GENÈSE

"Le Rêveur de la forêt", sept 19 - fév 20, musée Zadkine, Paris, photo R. Chipault

Le second volet de l’exposition, « genèse », explore la vie dans la forêt, biotope dont la puissance créatrice multiplie et diversifie le vivant. Le retour à la forêt signale d’abord une remontée vers l’unité originelle, le magma (Séraphine de Senlis, Arbre du Paradis, 1929 ; Bernard Réquichot, Le Reliquaire de la forêt, 1958) dont sont issues toute vie, toute création, toute forme.

Cherchant pour la première fois à puiser dans cette force de croissance et cette fertilité infinie plutôt que d’en imiter les apparences, certains artistes explorent la morphogénèse – processus de naissance des formes – les oeuvres semblant se développer spontanément comme des organismes vivants à l’instar de Jean Arp (Croissance, Feuille se reposant). D’autres s’émancipent des classifications scientifiques, tel Victor Brauner dans La Rencontre du 2 bis rue Perrel avec son Congloméros, créature hybride plongée dans la jungle du Douanier – Rousseau. Par la « fusion lumineuse du végétal et du sidéral », Marc Couturier présente grandeur nature une feuille d’aucuba glanée et redressée, sublimant ainsi dans la matière les mutations et métamorphoses dues à l’action de la photosynthèse.

Un monde complexe, mouvant, se donne à voir au-delà des contradictions. Le féminin et le masculin se confondent à la surface du tronc de l’Hermaphrodite de Zadkine.
Que ce soit chez Raoul Ubac ou Laure Prouvost, l’homme se végétalise et le végétal s’humanise. Isolant des organes féminins, ces deux artistes sèment le trouble à même les branches des arbres, et nous rappellent l’interdépendance de tous les règnes (humain, végétal, animal) : la forêt n’est pas une somme d’individus, c’est un système de liens, un milieu, un réseau.

Le dépassement des dualismes ne se perçoit pas seulement dans l’alliance ou l’hybridation. Toutes les oppositions logiques, qui fondent notre perception du monde, se trouvent balayées : dedans/dehors, comme dans les dessins de Giuseppe Penone où les yeux sont le lieu du renversement (« yeux ouverts le dehors dedans, yeux fermés le dedans dehors »).

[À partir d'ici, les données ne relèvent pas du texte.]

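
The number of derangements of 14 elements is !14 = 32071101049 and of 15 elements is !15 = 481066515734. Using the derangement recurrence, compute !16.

7697064251745

!16 = (16-1)·(!15 + !14) = 15·(481066515734 + 32071101049) = 15·513137616783 = 7697064251745.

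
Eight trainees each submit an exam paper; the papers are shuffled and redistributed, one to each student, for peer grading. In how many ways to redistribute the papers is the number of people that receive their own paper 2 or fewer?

37085

Sum C(8,i)·!(8-i) for i = 0..2:
  i=0: C(8,0)·!8 = 1·14833 = 14833
  i=1: C(8,1)·!7 = 8·1854 = 14832
  i=2: C(8,2)·!6 = 28·265 = 7420
Total = 37085.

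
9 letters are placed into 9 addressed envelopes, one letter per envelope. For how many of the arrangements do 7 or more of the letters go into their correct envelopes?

# with exactly i fixed is C(9,i)·!(9-i); sum over i=7..9:
  i=7: C(9,7)·!2 = 36·1 = 36
  i=8: C(9,8)·!1 = 9·0 = 0
  i=9: C(9,9)·!0 = 1·1 = 1
Total = 37.

37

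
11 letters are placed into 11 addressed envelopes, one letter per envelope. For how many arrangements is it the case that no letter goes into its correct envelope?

The subfactorial !11 = [11!/e] (nearest integer).
11! = 39916800, and 39916800/e ≈ 14684570.08, so !11 = 14684570.

14684570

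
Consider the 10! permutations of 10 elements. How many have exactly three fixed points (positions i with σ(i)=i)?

222480

Choose which 3 of the 10 are fixed: C(10,3) = 120.
The other 7 form a derangement: !7 = 1854.
Total: 120 × 1854 = 222480.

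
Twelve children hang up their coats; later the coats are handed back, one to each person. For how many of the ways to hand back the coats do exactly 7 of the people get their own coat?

34848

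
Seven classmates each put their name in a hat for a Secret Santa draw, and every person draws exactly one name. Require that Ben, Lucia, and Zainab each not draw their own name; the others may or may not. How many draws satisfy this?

3216

Inclusion-exclusion on the 3 forbidden self-matches:
Σ_{j=0}^{3} (-1)^j C(3,j)(7-j)!
= C(3,0)·7! - C(3,1)·6! + C(3,2)·5! - C(3,3)·4!
= 5040 - 2160 + 360 - 24
= 3216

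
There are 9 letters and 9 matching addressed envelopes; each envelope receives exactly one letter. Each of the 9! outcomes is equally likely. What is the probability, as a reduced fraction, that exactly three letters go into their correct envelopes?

53/864

Favorable outcomes: C(9,3)·!6 = 84·265 = 22260.
Total outcomes: 9! = 362880.
Probability = 22260/362880 = 53/864.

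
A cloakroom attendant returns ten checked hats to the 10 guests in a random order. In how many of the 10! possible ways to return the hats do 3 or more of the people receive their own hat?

# with exactly i fixed is C(10,i)·!(10-i); sum over i=3..10:
  i=3: C(10,3)·!7 = 120·1854 = 222480
  i=4: C(10,4)·!6 = 210·265 = 55650
  i=5: C(10,5)·!5 = 252·44 = 11088
  i=6: C(10,6)·!4 = 210·9 = 1890
  i=7: C(10,7)·!3 = 120·2 = 240
  i=8: C(10,8)·!2 = 45·1 = 45
  i=9: C(10,9)·!1 = 10·0 = 0
  i=10: C(10,10)·!0 = 1·1 = 1
Total = 291394.

291394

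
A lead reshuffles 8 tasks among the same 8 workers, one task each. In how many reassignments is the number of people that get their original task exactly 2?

7420

Pick the 2 fixed positions: C(8,2) = 28 ways.
The other 6 form a derangement: !6 = 265.
Total: 28 × 265 = 7420.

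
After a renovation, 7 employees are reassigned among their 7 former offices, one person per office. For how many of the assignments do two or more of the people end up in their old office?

1331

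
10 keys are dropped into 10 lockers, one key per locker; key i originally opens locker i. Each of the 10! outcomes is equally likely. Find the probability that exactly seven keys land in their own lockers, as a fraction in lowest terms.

Favorable outcomes: C(10,7)·!3 = 120·2 = 240.
Total outcomes: 10! = 3628800.
Probability = 240/3628800 = 1/15120.

1/15120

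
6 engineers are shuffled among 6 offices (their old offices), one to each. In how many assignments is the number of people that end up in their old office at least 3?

56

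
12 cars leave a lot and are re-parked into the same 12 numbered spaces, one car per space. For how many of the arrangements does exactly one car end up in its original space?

Choose which one of the 12 is fixed: C(12,1) = 12.
The other 11 form a derangement: !11 = 14684570.
Total: 12 × 14684570 = 176214840.

176214840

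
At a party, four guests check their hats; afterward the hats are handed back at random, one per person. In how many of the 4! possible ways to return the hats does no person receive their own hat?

By inclusion-exclusion, !4 = Σ (-1)^k · 4!/k! for k=0..4
= 4! - 4!/1! + 4!/2! - 4!/3! + 4!/4!
= 24 - 24 + 12 - 4 + 1
= 9

9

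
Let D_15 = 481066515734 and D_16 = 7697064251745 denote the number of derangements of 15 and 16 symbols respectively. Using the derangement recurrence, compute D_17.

130850092279664

D_17 = (17-1)·(D_16 + D_15) = 16·(7697064251745 + 481066515734) = 16·8178130767479 = 130850092279664.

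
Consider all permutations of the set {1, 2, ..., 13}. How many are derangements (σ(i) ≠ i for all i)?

2290792932

Use !n = n·!(n-1) + (-1)^n.
!13 = 13·176214841 - 1 = 2290792932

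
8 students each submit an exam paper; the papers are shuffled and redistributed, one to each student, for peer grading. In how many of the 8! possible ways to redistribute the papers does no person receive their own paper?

14833

Recurrence: !8 = 7·(!7 + !6).
!8 = 7·(1854 + 265) = 7·2119 = 14833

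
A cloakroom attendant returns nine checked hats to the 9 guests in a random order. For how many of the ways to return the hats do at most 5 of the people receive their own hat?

362675

Sum C(9,i)·!(9-i) for i = 0..5:
  i=0: C(9,0)·!9 = 1·133496 = 133496
  i=1: C(9,1)·!8 = 9·14833 = 133497
  i=2: C(9,2)·!7 = 36·1854 = 66744
  i=3: C(9,3)·!6 = 84·265 = 22260
  i=4: C(9,4)·!5 = 126·44 = 5544
  i=5: C(9,5)·!4 = 126·9 = 1134
Total = 362675.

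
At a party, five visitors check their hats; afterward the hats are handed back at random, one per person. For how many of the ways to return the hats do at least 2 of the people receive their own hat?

# with exactly i fixed is C(5,i)·!(5-i); sum over i=2..5:
  i=2: C(5,2)·!3 = 10·2 = 20
  i=3: C(5,3)·!2 = 10·1 = 10
  i=4: C(5,4)·!1 = 5·0 = 0
  i=5: C(5,5)·!0 = 1·1 = 1
Total = 31.

31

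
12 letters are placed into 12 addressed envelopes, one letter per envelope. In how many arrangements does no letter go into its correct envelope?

176214841

Recurrence: !12 = 12·!11 + (-1)^12.
!12 = 12·14684570 + 1 = 176214841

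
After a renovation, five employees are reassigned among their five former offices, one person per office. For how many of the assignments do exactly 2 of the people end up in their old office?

Pick the 2 fixed positions: C(5,2) = 10 ways.
The remaining 3 must be deranged: !3 = 2.
Total: 10 × 2 = 20.

20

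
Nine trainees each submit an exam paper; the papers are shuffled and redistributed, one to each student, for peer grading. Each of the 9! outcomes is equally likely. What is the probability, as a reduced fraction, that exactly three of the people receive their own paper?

53/864

Favorable outcomes: C(9,3)·!6 = 84·265 = 22260.
Total outcomes: 9! = 362880.
Probability = 22260/362880 = 53/864.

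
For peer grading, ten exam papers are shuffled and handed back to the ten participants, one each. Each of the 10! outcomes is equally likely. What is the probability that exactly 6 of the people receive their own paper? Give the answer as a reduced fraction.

1/1920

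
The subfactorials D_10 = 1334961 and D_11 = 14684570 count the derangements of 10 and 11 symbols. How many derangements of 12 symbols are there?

176214841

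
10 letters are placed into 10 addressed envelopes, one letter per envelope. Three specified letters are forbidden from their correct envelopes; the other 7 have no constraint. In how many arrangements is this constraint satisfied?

Let A_j be the event that the j-th constrained one is fixed. By inclusion-exclusion over the 3 events:
Σ_{j=0}^{3} (-1)^j C(3,j)(10-j)!
= C(3,0)·10! - C(3,1)·9! + C(3,2)·8! - C(3,3)·7!
= 3628800 - 1088640 + 120960 - 5040
= 2656080

2656080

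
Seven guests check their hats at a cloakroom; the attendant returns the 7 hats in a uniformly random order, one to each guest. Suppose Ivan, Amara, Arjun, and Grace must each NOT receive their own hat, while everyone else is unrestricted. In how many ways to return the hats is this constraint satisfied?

2790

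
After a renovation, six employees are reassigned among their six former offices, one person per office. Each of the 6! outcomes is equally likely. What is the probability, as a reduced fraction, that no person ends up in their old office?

53/144

Favorable outcomes: !6 = 265.
Total outcomes: 6! = 720.
Probability = 265/720 = 53/144.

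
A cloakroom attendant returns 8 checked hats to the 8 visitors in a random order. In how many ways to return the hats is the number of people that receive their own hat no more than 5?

Sum C(8,i)·!(8-i) for i = 0..5:
  i=0: C(8,0)·!8 = 1·14833 = 14833
  i=1: C(8,1)·!7 = 8·1854 = 14832
  i=2: C(8,2)·!6 = 28·265 = 7420
  i=3: C(8,3)·!5 = 56·44 = 2464
  i=4: C(8,4)·!4 = 70·9 = 630
  i=5: C(8,5)·!3 = 56·2 = 112
Total = 40291.

40291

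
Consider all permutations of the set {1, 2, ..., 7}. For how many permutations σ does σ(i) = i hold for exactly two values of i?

924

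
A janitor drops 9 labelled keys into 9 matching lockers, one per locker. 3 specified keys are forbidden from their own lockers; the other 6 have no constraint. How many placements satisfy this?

256320

Inclusion-exclusion on the 3 forbidden self-matches:
Σ_{j=0}^{3} (-1)^j C(3,j)(9-j)!
= C(3,0)·9! - C(3,1)·8! + C(3,2)·7! - C(3,3)·6!
= 362880 - 120960 + 15120 - 720
= 256320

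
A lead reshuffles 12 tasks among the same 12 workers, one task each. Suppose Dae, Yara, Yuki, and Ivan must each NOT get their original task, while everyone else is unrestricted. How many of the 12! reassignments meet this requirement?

339696000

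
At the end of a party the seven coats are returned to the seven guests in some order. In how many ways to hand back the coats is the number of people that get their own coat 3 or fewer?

4948

# with exactly i fixed is C(7,i)·!(7-i); sum over i=0..3:
  i=0: C(7,0)·!7 = 1·1854 = 1854
  i=1: C(7,1)·!6 = 7·265 = 1855
  i=2: C(7,2)·!5 = 21·44 = 924
  i=3: C(7,3)·!4 = 35·9 = 315
Total = 4948.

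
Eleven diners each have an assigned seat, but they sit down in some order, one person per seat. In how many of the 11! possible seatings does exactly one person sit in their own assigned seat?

Choose which one of the 11 is fixed: C(11,1) = 11.
The other 10 form a derangement: !10 = 1334961.
Total: 11 × 1334961 = 14684571.

14684571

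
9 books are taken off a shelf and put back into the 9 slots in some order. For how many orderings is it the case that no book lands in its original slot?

133496

The subfactorial !9 = [9!/e] (nearest integer).
9! = 362880, and 362880/e ≈ 133496.09, so !9 = 133496.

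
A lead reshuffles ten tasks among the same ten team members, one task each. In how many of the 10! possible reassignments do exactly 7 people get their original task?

240

Choose which 7 of the 10 are fixed: C(10,7) = 120.
The remaining 3 must be deranged: !3 = 2.
Total: 120 × 2 = 240.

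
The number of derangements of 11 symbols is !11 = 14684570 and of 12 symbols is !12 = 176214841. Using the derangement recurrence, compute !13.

!13 = (13-1)·(!12 + !11) = 12·(176214841 + 14684570) = 12·190899411 = 2290792932.

2290792932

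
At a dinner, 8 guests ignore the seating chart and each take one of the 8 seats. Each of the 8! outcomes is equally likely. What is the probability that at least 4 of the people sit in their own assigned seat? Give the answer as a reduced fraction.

257/13440

Favorable outcomes: Σ_{i≥4} C(8,i)·!(8-i) = 70·9 + 56·2 + 28·1 + 8·0 + 1·1 = 771.
Total outcomes: 8! = 40320.
Probability = 771/40320 = 257/13440.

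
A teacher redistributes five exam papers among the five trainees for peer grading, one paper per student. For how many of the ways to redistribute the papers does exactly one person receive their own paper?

45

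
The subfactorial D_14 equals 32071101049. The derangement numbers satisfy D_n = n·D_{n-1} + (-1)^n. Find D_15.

481066515734

D_15 = 15·32071101049 - 1 = 481066515734.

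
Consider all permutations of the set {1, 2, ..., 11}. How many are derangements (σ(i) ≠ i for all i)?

Use !n = n·!(n-1) + (-1)^n.
!11 = 11·1334961 - 1 = 14684570

14684570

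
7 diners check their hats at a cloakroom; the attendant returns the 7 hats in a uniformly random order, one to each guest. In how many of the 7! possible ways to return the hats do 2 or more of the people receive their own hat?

1331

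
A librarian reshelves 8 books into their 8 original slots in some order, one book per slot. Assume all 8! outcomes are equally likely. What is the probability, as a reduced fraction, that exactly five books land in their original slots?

Favorable outcomes: C(8,5)·!3 = 56·2 = 112.
Total outcomes: 8! = 40320.
Probability = 112/40320 = 1/360.

1/360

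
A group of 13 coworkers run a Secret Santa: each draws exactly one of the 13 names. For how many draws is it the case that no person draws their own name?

2290792932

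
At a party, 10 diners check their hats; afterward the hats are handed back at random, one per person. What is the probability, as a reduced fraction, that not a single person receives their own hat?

Favorable outcomes: !10 = 1334961.
Total outcomes: 10! = 3628800.
Probability = 1334961/3628800 = 16481/44800.

16481/44800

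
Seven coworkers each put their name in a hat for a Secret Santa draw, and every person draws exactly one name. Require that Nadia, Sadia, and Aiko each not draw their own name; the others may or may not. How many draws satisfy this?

3216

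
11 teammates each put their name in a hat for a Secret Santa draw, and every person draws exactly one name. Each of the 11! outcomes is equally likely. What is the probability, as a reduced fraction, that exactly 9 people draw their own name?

1/725760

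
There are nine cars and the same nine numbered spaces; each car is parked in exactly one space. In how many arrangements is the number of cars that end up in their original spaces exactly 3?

22260

Pick the 3 fixed positions: C(9,3) = 84 ways.
The other 6 form a derangement: !6 = 265.
Total: 84 × 265 = 22260.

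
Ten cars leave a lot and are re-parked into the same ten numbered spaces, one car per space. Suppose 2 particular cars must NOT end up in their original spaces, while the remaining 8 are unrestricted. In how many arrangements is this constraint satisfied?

Inclusion-exclusion on the 2 forbidden self-matches:
Σ_{j=0}^{2} (-1)^j C(2,j)(10-j)!
= C(2,0)·10! - C(2,1)·9! + C(2,2)·8!
= 3628800 - 725760 + 40320
= 2943360

2943360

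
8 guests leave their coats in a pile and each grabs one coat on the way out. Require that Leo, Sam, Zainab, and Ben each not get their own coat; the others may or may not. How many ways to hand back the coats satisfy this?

24024

Let A_j be the event that the j-th constrained one is fixed. By inclusion-exclusion over the 4 events:
Σ_{j=0}^{4} (-1)^j C(4,j)(8-j)!
= C(4,0)·8! - C(4,1)·7! + C(4,2)·6! - C(4,3)·5! + C(4,4)·4!
= 40320 - 20160 + 4320 - 480 + 24
= 24024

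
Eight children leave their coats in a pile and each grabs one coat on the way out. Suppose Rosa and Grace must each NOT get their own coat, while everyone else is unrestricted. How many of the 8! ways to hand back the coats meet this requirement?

Inclusion-exclusion on the 2 forbidden self-matches:
Σ_{j=0}^{2} (-1)^j C(2,j)(8-j)!
= C(2,0)·8! - C(2,1)·7! + C(2,2)·6!
= 40320 - 10080 + 720
= 30960

30960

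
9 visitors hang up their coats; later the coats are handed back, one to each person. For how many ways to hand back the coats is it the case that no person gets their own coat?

133496

The subfactorial !9 = [9!/e] (nearest integer).
9! = 362880, and 362880/e ≈ 133496.09, so !9 = 133496.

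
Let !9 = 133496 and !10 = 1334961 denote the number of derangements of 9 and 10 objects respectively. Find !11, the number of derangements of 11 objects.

14684570

!11 = (11-1)·(!10 + !9) = 10·(1334961 + 133496) = 10·1468457 = 14684570.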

La destruction sauvage de toute vie apparaît dans le déchaînement des éléments (Masson, L’Arbre foudroyé) autant que dans le pourrissement naturel du Fragment de Cariatide de Zadkine (1920). Mais cette destruction est la base et la condition d’une création sans cesse renouvelée.

Au temps linéaire des hommes, qui nourrit leur désir de conservation et de postérité, la forêt oppose un temps naturel cyclique, la merveille et la terreur de la mort et de la naissance mêlées. La série Kéromancie d’Hicham Berrada, où se lisent à la fois l’élan et le flux d’un métal figé dans son mouvement, plonge le spectateur dans l’ambigüité d’un saisissement de ce temps, tandis que Brotes I de Javier Perez incarne un processus de transformation perpétuelle et fantastique.

La forêt est aussi un monde sonore qu’évoquent les oeuvres immersives d’un compositeur et d’une artiste. Jean-Luc Hervé implante au sein du musée Biotope, un dispositif acousmatique craintif, créant un nouveau paysage sonore impromptu, interagissant avec le spectateur. Ariane Michel s’approprie l’atelier avec La Forêt des gestes, reconstituant par l’ouïe l’exploration d’une forêt primaire disparue.